Below are the rosters of the minor league affiliates of the Cincinnati Reds and short biographies on some of the top prospects in the organization:
The following is a list of players, both past and current, who appeared at least in one game for the Cincinnati Reds National League franchise, also known previously as the Cincinnati Red Stockings (1882–1889) and Cincinnati Redlegs (1953–1958). Players in Bold are members of the National Baseball Hall of Fame.
This article is a list of baseball players who are Cincinnati Reds players that are winners of Major League Baseball awards and recognitions, Reds awards and recognitions, and/or are league leaders in various statistical areas.
This market settles from the official outcome published at https://www.mlb.com/. A proposer submits the final result to the UMA optimistic oracle on Polygon; the two-hour dispute window closes and payouts clear in USDC.
The mechanics for trading "Cincinnati Reds vs. Philadelphia Phillies" are the same as any other PolyGram sporting event contract. Each YES share resolves to $1 if the event happens, or $0 if it doesn't. The current price between 0¢ and 100¢ is the market's probability estimate, set live by the order book.
$0 in lifetime turnover and $523 of resting liquidity puts this market in the below the median by volume for sports contracts on PolyGram. Order-book depth is thin — large orders may need to be split across the book or executed as limit orders.
The market has been open for under a month — fresh enough that information asymmetry remains a real factor.

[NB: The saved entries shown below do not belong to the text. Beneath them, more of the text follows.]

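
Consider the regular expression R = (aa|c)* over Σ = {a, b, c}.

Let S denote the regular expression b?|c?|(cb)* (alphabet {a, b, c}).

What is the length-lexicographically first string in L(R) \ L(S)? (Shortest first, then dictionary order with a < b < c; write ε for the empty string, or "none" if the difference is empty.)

The string aa is accepted by R but not by S.
No shorter string lies in the difference, and aa is the lexicographically first length-2 string in L(R) \ L(S).

aa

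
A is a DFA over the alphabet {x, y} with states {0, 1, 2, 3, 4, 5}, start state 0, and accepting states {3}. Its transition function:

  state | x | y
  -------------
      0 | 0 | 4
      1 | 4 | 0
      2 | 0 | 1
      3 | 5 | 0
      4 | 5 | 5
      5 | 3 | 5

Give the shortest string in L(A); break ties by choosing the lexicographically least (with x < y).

A breadth-first search from 0 reaches an accepting state first via the path 0 → 4 → 5 → 3 on input yxx.
No string of length < 3 is accepted (BFS exhausts all shorter strings without reaching an accepting state), and yxx is the lexicographically least accepting string of length 3.

yxx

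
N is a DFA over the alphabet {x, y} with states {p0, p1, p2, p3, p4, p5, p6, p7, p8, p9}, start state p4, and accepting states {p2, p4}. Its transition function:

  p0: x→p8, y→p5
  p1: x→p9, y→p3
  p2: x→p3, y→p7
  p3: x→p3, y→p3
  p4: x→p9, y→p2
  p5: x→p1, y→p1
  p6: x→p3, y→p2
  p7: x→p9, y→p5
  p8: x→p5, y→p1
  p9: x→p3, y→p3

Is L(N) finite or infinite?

The useful states (reachable from p4 and able to reach an accepting state) are {p2, p4}.
Restricted to these states the transition graph has no cycle, so every accepting path has bounded length and L is finite.

finite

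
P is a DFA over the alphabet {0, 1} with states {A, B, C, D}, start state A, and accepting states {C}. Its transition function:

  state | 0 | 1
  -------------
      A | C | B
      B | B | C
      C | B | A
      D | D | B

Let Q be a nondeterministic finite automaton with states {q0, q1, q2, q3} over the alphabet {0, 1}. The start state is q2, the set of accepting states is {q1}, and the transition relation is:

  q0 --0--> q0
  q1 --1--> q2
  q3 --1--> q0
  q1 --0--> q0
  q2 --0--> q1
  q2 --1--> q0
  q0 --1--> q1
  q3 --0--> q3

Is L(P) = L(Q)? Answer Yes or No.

Exploring the product automaton P × Q from the start pair (A, q2), following both machines on each input symbol, reaches 3 state pairs: (A, q2), (C, q1), (B, q0).
P accepts in {C} and Q accepts in {q1}. In every reachable pair the two components are either both accepting — (C, q1) — or both non-accepting, so no string is accepted by exactly one of the machines: L(P) \ L(Q) and L(Q) \ L(P) are both empty.
Hence every string is accepted by P iff it is accepted by Q, and the two languages coincide.

Yes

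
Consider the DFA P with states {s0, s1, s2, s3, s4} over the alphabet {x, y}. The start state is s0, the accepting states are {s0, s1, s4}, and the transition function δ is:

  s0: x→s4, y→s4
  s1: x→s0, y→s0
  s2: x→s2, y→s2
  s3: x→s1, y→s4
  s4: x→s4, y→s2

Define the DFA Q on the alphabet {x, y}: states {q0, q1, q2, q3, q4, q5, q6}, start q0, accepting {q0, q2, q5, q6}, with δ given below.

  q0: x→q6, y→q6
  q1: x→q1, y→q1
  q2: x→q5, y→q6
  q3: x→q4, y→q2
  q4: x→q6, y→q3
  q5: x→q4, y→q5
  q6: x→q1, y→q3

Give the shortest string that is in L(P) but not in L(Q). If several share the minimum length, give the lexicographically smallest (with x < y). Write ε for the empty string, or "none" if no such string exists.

xx

The string xx is accepted by P but not by Q.
No shorter string lies in the difference, and xx is the lexicographically first length-2 string in L(P) \ L(Q).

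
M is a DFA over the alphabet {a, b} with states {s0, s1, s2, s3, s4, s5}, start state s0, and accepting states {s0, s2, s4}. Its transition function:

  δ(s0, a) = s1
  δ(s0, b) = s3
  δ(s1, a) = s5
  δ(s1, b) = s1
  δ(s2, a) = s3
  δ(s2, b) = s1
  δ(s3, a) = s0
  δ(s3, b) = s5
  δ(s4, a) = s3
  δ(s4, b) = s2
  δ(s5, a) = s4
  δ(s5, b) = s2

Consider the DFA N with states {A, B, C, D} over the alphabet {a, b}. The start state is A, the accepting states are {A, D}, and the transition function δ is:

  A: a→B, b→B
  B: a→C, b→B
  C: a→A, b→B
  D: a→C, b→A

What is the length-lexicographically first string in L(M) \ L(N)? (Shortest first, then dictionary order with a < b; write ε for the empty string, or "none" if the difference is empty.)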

Higher-volume markets tend to have tighter spreads and faster price discovery — meaning the displayed YES/NO percentages are more likely to reflect the true crowd-implied probability rather than a single trader's directional view.
Resolution is sourced from https://www.mlb.com/. Settlement is executed by the UMA optimistic oracle on Polygon, with a 2-hour dispute window before payouts clear.
This prediction market is scheduled to close on 26 May 2026. After the resolving event occurs, settlement typically clears within 24 hours once the UMA optimistic oracle confirms the outcome. All payouts are in USDC on the Polygon network.
To trade on this prediction market, create a free PolyGram account at polygram.ink, deposit USDC via Polygon, and place a YES or NO order on the outcome you believe in. You can learn more on our how-it-works page. Your maximum loss is limited to your stake — there is no leverage or margin.
When the outcome is determined, winning YES shares pay out $1.00 each in USDC, while losing shares pay $0. Settlement is handled by the UMA optimistic oracle on Polygon — a proposer submits the result, a two-hour dispute window opens, and if uncontested, payouts are distributed automatically. You can withdraw your winnings to any Polygon wallet.
Prediction-market positions can lose 100% of staked capital. Outcomes are uncertain by definition — historical accuracy of crowd-implied probabilities is high in aggregate but not for any single market. PolyGram does not provide investment advice. Trade only with capital you can afford to lose.
Regulatory status varies by jurisdiction. Germany, the United States, and most EU countries treat Polymarket-style event contracts under one of three frameworks: financial derivative, gambling product, or unregulated novel asset. Consult local counsel before trading.